Il reprit le plateau vide et désigna le plein qui attendait


Tara.

— Heureusement, c’est de la viande froide et de la


salade, ça n’a pas refroidi. Mange, Tara.

Il lui sourit puis sortit.

Tara attrapa pensivement le plateau et commença à


manger. Les bébés s’étaient tenus tranquilles pendant
qu’elle parlait avec Chris, mais commençaient à s’agiter,
alors elle avala son repas en vitesse avant de s’occuper
d’eux.

— Nous avons avancé, mes amours, dit-elle à Danviou


et à Celia en les embrassant avec passion. Maintenant,
avancé jusqu’où, ça, je n’en sais rien, mais nous, ça va
forcément nous mener quelque part.

Danviou, qui avait horreur de sa couche, avait encore


réussi à l’enlever. Pour un bébé de quelques jours, il était
incroyablement malin. Tara dut réparer les dégâts et
gronda gentiment le bébé en lui expliquant qu’elle préférait
encore laver sa couche que l’intégralité de son berceau.
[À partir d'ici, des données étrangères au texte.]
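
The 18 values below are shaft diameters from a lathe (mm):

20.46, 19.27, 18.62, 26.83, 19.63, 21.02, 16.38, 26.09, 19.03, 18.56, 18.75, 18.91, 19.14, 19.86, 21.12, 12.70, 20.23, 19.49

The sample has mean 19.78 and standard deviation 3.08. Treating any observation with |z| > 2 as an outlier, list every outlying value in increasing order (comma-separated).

12.70, 26.09, 26.83

Cutoffs at x̄ ± 2s: 19.78 ± 2·3.08 = [13.62, 25.94].
12.70: z = -2.30, |z| > 2 → outlier.
26.09: z = 2.05, |z| > 2 → outlier.
26.83: z = 2.29, |z| > 2 → outlier.
Every other value lies within [13.62, 25.94].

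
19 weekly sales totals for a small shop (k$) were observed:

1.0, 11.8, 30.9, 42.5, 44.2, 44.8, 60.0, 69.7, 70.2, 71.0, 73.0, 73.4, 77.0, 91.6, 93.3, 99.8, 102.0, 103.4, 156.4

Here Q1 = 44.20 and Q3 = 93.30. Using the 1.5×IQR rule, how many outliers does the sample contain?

0

IQR = 49.10; fences at 44.20 − 73.65 = -29.45 and 93.30 + 73.65 = 166.95.
Every value lies within the cutoffs.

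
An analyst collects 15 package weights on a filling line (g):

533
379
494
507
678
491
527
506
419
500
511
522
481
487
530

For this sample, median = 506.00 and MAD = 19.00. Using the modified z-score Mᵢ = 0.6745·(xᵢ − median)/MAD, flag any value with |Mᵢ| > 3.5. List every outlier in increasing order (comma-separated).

|Mᵢ| > 3.5 ⇔ |xᵢ − 506.00| > 3.5·19.00/0.6745 = 98.59.
So outliers lie outside [407.41, 604.59].
379: M = -4.51 → outlier.
678: M = 6.11 → outlier.

379, 678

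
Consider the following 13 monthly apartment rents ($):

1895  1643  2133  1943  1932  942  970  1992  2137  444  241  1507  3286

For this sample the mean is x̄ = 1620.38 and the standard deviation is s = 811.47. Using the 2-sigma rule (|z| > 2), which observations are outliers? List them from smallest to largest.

Cutoffs at x̄ ± 2s: 1620.38 ± 2·811.47 = [-2.56, 3243.32].
3286: z = 2.05, |z| > 2 → outlier.
Every other value lies within [-2.56, 3243.32].

3286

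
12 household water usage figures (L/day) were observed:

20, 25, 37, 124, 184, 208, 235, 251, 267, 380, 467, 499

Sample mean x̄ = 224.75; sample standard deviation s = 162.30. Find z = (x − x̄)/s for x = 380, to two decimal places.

z = (380 − 224.75) / 162.30 = 0.96.

0.96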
Quelques minutes après, Gueder et les autres gardes


firent irruption dans le laboratoire. Pendant que ses
hommes sortaient les cadavres des animaux des cages,
Gueder Almandach vint se poster devant la cage de Tara
comme à son habitude, suffisamment loin pour qu’elle ne
puisse pas le toucher.

Il s'appuya sur son hideux bâton et sourit à Tara.


— Tu n’es pas morte, quel dommage !

Tara haussa les épaules.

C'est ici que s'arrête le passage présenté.